I also show that eight of the nine 5-HT3AR and α4β2 nAChR mutants that showed ligand binding but no receptor function in HEK cells, showed WT-like function when expressed in Xenopus oocytes. In addition, M4 mutations that altered the function of receptors expressed in HEK cells had different effects on receptors expressed in oocytes. Together this shows that the role of the M4 helix in cation-selective pLGIC function depends on the expression system.
For comparison, I investigated another peripheral helix in the 5-HT3AR; the N-terminal helix, which rests above the extracellular domain of mammalian pLGICs, and showed that it is important for correct receptor expression.
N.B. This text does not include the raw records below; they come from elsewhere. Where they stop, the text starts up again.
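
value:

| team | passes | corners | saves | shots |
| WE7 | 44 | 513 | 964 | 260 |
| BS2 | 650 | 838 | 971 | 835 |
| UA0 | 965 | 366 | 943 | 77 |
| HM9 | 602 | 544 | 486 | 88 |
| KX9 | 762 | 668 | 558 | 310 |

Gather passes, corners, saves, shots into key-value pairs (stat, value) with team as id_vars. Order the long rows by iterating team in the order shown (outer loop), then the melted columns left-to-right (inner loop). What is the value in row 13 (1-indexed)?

20 rows total (5 × 4). Row 13: index ⌊(13-1)/4⌋ = 3 into team → HM9; (13-1) mod 4 = 0 into the melted columns → passes.
So row 13 is (HM9, passes, 602); value = 602.

602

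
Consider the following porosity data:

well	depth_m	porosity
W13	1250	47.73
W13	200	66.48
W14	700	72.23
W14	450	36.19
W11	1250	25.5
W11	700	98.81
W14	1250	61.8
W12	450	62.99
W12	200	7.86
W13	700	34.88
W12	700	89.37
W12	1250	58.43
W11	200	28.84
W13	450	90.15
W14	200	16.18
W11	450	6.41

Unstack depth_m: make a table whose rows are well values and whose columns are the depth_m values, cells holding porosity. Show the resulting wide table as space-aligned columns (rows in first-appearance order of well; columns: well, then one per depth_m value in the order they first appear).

Columns: well plus the 4 distinct depth_m values (1250, 200, 700, 450).
For example, row W13 column 1250 takes porosity=47.73 from the long row (W13, 1250).

well  1250   200    700    450  
W13   47.73  66.48  34.88  90.15
W14   61.8   16.18  72.23  36.19
W11   25.5   28.84  98.81  6.41 
W12   58.43  7.86   89.37  62.99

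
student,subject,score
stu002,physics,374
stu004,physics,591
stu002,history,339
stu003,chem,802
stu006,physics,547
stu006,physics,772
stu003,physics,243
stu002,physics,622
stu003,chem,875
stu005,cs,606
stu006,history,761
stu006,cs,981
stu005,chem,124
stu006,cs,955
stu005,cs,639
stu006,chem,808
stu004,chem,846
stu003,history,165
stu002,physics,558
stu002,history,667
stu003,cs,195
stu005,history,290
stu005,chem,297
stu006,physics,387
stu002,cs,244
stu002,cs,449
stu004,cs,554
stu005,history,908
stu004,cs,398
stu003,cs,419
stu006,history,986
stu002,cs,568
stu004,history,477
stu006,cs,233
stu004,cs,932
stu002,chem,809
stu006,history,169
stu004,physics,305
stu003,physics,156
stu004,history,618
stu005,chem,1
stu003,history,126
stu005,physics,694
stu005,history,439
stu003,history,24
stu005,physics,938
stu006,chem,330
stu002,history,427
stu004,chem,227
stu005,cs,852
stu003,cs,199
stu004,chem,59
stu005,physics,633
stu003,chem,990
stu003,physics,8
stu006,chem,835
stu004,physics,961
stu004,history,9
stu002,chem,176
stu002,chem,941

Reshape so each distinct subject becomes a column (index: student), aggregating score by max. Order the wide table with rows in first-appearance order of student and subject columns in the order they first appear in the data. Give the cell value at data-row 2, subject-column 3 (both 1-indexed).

846

With rows in first-appearance order of student, row 2 is student=stu004. subject columns in first-appearance order: physics, history, chem, cs; column 3 is chem.
Long rows with student=stu004, subject=chem: max(846, 227, 59) = 846.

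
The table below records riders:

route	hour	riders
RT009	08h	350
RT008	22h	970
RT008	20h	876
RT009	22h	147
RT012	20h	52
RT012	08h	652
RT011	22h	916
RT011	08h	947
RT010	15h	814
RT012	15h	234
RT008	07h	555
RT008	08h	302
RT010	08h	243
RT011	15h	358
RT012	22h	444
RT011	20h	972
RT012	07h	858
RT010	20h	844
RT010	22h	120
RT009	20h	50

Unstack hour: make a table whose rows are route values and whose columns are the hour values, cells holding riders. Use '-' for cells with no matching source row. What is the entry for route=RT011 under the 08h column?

The long row with route=RT011, hour=08h has riders=947.

947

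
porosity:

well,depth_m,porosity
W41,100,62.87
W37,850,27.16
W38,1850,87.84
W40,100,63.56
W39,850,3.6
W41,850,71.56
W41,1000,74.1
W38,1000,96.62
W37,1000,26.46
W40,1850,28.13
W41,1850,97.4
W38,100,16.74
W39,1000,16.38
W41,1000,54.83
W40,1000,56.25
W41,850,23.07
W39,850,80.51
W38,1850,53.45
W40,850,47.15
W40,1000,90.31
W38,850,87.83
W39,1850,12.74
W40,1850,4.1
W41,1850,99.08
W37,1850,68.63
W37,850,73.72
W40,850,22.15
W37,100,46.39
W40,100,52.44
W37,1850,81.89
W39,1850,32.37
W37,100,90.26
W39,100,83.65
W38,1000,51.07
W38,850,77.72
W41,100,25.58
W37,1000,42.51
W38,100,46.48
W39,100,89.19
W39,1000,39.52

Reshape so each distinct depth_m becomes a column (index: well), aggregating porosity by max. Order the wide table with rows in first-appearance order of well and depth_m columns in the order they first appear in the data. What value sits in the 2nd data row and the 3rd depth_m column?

81.89

With rows in first-appearance order of well, row 2 is well=W37. depth_m columns in first-appearance order: 100, 850, 1850, 1000; column 3 is 1850.
Long rows with well=W37, depth_m=1850: max(68.63, 81.89) = 81.89.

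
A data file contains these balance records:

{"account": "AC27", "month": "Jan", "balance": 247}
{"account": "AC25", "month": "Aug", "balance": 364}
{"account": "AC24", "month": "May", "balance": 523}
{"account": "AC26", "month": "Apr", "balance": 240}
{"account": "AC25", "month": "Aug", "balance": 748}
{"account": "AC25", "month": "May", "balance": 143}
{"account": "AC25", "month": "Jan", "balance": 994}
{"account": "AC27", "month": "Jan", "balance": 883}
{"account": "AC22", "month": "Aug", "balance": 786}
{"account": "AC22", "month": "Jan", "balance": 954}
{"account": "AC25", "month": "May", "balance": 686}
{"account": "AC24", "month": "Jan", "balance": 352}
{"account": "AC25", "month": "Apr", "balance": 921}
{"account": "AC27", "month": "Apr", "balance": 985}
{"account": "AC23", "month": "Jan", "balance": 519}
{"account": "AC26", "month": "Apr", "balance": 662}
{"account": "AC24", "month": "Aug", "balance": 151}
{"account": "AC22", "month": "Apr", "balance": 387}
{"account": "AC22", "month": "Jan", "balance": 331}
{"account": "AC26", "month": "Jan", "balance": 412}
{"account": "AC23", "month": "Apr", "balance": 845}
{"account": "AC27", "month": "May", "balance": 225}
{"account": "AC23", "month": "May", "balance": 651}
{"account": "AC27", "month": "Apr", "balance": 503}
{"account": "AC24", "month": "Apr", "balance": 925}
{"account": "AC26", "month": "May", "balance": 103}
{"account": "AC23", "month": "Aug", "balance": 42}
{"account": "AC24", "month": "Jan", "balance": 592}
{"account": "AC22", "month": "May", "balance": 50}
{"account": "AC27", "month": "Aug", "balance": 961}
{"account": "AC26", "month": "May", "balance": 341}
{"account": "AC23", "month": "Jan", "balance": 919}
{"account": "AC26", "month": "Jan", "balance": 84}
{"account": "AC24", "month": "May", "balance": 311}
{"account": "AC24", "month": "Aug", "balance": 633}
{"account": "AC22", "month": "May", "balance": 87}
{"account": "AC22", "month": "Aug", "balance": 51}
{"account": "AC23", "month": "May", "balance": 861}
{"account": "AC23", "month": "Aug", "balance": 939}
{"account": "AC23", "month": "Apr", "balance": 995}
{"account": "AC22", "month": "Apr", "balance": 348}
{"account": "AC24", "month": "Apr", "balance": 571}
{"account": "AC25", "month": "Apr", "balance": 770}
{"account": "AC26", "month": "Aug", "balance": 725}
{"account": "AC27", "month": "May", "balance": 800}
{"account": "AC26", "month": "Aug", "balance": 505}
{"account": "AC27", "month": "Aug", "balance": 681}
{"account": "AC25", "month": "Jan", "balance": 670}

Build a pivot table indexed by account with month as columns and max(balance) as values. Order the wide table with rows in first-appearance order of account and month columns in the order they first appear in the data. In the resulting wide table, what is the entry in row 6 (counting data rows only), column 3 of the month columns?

With rows in first-appearance order of account, row 6 is account=AC23. month columns in first-appearance order: Jan, Aug, May, Apr; column 3 is May.
Long rows with account=AC23, month=May: max(651, 861) = 861.

861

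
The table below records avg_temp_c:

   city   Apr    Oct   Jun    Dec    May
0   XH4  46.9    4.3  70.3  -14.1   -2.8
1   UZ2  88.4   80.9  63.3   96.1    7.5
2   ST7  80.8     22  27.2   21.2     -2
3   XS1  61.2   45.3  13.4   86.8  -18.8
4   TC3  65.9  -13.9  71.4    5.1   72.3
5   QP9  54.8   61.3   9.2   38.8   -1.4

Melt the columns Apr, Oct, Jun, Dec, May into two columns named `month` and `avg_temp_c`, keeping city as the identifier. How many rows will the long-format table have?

6 city values × 5 melted columns = 30 rows.

30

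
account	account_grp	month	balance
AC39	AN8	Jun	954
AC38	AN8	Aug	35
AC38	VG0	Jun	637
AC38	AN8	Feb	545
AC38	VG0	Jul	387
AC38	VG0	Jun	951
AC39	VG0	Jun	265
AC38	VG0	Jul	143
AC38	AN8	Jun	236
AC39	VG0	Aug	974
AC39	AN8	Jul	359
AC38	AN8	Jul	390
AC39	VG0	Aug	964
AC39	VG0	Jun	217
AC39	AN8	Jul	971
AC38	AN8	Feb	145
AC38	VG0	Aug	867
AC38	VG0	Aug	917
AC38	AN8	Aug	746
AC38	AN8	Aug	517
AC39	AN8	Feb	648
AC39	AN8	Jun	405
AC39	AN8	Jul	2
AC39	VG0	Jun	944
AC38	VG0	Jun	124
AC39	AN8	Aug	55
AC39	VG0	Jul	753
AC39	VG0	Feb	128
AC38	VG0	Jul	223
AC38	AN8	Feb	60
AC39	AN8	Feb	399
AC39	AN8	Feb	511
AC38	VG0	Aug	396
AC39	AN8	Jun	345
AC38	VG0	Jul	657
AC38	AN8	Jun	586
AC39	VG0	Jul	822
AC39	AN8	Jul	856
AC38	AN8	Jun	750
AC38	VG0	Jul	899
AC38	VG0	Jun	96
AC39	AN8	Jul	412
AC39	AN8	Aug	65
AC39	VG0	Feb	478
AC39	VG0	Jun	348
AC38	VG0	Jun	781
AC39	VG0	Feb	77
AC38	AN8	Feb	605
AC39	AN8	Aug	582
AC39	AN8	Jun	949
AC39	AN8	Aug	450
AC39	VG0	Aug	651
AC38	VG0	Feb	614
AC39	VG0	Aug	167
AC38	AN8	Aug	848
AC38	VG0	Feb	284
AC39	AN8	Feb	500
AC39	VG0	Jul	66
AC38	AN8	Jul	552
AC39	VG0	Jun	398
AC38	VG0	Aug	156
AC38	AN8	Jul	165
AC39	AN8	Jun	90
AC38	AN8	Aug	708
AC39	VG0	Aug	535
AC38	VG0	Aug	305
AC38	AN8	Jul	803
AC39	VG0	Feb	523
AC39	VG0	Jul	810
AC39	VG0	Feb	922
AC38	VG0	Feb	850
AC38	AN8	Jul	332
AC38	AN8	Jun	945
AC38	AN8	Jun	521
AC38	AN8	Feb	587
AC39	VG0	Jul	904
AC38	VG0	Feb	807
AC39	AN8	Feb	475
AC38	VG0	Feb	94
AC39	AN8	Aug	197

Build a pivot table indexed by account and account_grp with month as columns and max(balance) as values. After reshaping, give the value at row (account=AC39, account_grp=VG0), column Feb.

Rows with account=AC39, account_grp=VG0 and month=Feb: balance values are 128, 478, 77, 523, 922.
max(128, 478, 77, 523, 922) = 922.

922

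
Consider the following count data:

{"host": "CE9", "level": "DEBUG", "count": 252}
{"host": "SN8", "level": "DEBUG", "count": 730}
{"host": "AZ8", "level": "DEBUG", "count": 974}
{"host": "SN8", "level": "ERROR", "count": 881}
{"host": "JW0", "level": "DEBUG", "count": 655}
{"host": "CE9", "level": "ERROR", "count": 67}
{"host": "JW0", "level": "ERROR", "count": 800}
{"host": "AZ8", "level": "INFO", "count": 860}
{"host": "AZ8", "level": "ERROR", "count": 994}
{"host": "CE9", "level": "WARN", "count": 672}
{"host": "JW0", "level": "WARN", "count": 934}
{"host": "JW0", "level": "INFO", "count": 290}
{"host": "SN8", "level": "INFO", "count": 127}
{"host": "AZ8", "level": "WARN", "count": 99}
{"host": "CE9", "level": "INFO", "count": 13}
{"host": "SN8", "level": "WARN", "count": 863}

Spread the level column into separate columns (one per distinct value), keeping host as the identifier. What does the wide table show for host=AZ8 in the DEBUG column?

974

Wide layout: rows indexed by host, columns are the 4 distinct level values (DEBUG, ERROR, INFO, WARN).
Cell (host=AZ8, level=DEBUG) draws from the long row where host=AZ8 and level=DEBUG, which has count=974.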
Overall, this work shows that the M4 helix of cation-selective pLGICs is an attractive target for receptor modulation by small-molecule binding, as this helix is both accessible, poorly conserved between pLGICs, and intimately involved in receptor function. It has also laid the groundwork for further understanding the functional mechanism of pLGICs, especially the interactions of the M4 helices and with the rest of the transmembrane helical bundle. Finally, it has highlighted the dependency on the expression system of both pLGIC function and of the role of the M4 helix, and emphasises the need to understand the native environment of these receptors and how that modulates function.